And Here We Go (Musk)


by Karl Denninger, Market Ticker:

Gentlemen, start your lawyers!

We refer to (i) the Agreement and Plan of Merger by and among X Holdings I, Inc., X Holdings II, Inc. and Twitter, Inc. dated as of April 25, 2022 (the “Merger Agreement”) and (ii) our letter to you dated as of June 6, 2022 (the “June 6 Letter”). As further described below, Mr. Musk is terminating the Merger Agreement because Twitter is in material breach of multiple provisions of that Agreement, appears to have made false and misleading representations upon which Mr. Musk relied when entering into the Merger Agreement, and is likely to suffer a Company Material Adverse Effect (as that term is defined in the Merger Agreement).

It appears that both Musk and Morgan Stanley have been asking for the data to substantiate the mDAU figures are not frauds and, for the last two months, have not gotten the requested information — at least not to their satisfaction.

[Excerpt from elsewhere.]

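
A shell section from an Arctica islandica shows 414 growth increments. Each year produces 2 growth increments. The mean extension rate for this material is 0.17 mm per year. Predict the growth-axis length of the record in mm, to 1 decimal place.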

This is a serious problem because when you enter into a merger agreement what’s under the Kimono is no longer your sole property; it now also belongs, for the purpose of confirming you didn’t lie, to the acquiring party.

Been there done that.

Among materials that are arguably even more serious than the mDAU figures are budgetary numbers including those worked up by its financial advisors for 2022.  He alleges he didn’t get them.

There was a cure period specified (appears to have been 30 day) and it now has lapsed, and thus Musk is exercising the option to walk off.

Needless to say I’m reasonably-sure this won’t be an uncontested divorce, particularly given the presence of a very large break fee in the agreement.

Oh, and the really nasty part of it?  In a lawsuit you get to take depositions and subpoena documents which will include the material that Twitter does not want to disclose.

And you thought fireworks were a 4th of July thing eh?